ここは受験生ならマーカーつけて目立たせるぐらい大事なとこですね。
「マスゴミ」という発話態度というのは、前のエントリーにある警察の言葉、「地位も学問もある立派な人たち」の位置に、自分を置いているし、しかし、そのことに無自覚ということなのではないか。
たんに「そういうお前はなんだ」とか「批判に具体性がない」なんて言い合いしてもしょうがないけど。
クリティークをその質が問われる営為と思うのか、言あげすれば自分がすっきりするところで満足するのか、考えどころ。
それにネットの言論て、自分で取材したのでなく、マスコミ情報をあれこれいうのが多いでしょ。「オーマイニュース」も定着しなかった状況は、ネットユーザーが今よりましなマスコミニュケーション・ツールを不要と思っているってことではないのか、って自省があってもいいと思うけど。
>「マスゴミ」という発話態度というのは、前のエントリーにある警察の言葉、「地位も学問もある立派な人たち」の位置に、自分を置いている
まさに仰る通りだと思います。昨今のマスコミのあり方が「問題なし」とは到底言えないにもかかわらず、ネットユーザー側の「マスゴミ」という発話態度にぼんやりと感じていた違和感の正体がこれではっきりしました。要するにネットユーザーという、いわばサブカルチャーの側に身を置く者にとって、ゴミの視点からメインカルチャーを撃つという立場を放棄して、「地位も学問もある立派な人たち」の位置に自分を置いてしまうということだけは厳に慎まなければならないってことですよね。

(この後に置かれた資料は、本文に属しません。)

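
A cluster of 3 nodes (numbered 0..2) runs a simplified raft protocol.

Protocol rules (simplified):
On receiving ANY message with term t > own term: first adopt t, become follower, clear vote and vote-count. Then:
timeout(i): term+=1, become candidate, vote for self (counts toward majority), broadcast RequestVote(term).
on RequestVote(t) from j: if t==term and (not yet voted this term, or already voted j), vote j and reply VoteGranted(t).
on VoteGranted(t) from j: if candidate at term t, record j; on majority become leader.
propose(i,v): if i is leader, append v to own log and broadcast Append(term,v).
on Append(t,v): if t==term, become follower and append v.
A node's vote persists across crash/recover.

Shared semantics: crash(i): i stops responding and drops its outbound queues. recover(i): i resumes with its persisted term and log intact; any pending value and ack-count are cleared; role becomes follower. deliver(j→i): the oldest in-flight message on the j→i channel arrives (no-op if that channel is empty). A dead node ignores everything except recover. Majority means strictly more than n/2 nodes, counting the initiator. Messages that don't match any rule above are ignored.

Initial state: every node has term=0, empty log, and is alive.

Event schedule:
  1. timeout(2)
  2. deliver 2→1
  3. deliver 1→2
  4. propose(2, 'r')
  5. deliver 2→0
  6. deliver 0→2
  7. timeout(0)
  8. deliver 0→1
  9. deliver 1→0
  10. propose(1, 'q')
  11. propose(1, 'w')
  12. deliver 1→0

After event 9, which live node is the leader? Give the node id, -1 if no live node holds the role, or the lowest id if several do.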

>「オーマイニュース」も定着しなかった状況は、ネットユーザーが今よりましなマスコミニュケーション・ツールを不要と思っているってことではないのか
確かに現在のネット世界って一見限りなく開かれているように見えながら実際は極めて狭隘な閉鎖空間と化しつつあるような気もします。この点ではむしろ草創期の方がはるかに開かれていたと言えるかも知れませんな。

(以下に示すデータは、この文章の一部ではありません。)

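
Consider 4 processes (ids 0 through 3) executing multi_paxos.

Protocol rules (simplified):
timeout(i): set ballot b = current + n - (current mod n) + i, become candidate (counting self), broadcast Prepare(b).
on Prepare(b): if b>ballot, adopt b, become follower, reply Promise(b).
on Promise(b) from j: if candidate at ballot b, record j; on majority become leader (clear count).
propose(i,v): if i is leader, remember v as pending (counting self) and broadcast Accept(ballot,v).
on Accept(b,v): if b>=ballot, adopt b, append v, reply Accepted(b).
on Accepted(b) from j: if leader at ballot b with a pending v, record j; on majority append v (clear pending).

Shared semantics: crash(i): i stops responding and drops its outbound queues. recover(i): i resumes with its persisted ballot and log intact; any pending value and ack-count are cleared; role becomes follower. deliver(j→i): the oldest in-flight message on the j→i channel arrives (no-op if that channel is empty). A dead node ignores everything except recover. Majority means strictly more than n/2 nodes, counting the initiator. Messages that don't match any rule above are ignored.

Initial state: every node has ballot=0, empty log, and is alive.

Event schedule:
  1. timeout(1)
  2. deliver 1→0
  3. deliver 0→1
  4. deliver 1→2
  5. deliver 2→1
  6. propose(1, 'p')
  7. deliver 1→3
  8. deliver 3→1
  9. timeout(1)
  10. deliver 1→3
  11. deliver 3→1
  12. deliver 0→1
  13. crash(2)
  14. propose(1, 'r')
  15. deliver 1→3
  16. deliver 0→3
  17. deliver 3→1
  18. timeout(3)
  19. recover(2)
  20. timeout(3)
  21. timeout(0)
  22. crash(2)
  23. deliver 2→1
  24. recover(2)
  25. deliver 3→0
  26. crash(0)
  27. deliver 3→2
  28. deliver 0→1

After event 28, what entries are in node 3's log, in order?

e1 timeout(1): 1[cand,b=5,-]
e2 deliver 1→0: 0[foll,b=5,-]
e3 deliver 0→1: ·
e4 deliver 1→2: 2[foll,b=5,-]
e5 deliver 2→1: 1[lead,b=5,-]
e6 propose(1,'p'): ·
e7 deliver 1→3: 3[foll,b=5,-]
e8 deliver 3→1: ·
e9 timeout(1): 1[cand,b=9,-]
e10 deliver 1→3: 3[foll,b=5,p]
e11 deliver 3→1: ·
e12 deliver 0→1: ·
e13 crash(2): 2[✗foll,b=5,-]
e14 propose(1,'r'): ·
e15 deliver 1→3: 3[foll,b=9,p]
e16 deliver 0→3: ·
e17 deliver 3→1: ·
e18 timeout(3): 3[cand,b=15,p]
e19 recover(2): 2[foll,b=5,-]
e20 timeout(3): 3[cand,b=19,p]
e21 timeout(0): 0[cand,b=8,-]
e22 crash(2): 2[✗foll,b=5,-]
e23 deliver 2→1: ·
e24 recover(2): 2[foll,b=5,-]
e25 deliver 3→0: 0[foll,b=15,-]
e26 crash(0): 0[✗foll,b=15,-]
e27 deliver 3→2: 2[foll,b=15,-]
e28 deliver 0→1: ·

p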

ネットという玉石混交の中から「玉」を探すことよりも、「石」を楽しむ事の方が豊かな時間が過ごせるという事でしょうか。(Youtubeや2chが代表格ですかね)
>「ネットは4〜5年で崩壊する」と大真面目に書いている記事がありました。
おそらくこの記事を書いた人は、「クズを排除しない(できない)」というネットの特性に危機感を募らせてこう書いたんじゃないでしょうか。ところがあにはからんや「クズを排除しない(できない)」ことの必然的帰結として現出した奇妙な玉石混交状態が一種独特のネット文化を生み出し始めているというのが現在の状況なんでしょうね。この場合、「玉石混交」が文字通り「混交」であるところが重要なところだと思います。つまり「玉」と「石」が截然と分離していない、「玉」と見えたものが実は「石」だったり、「石」と見えたものが「玉」だったり。「集合知」が「集合痴」に変わったり、またはその逆だったりとか。こうした点を見極める嗅覚こそがいわゆるメディアリテラシーってやつかも知れませんな。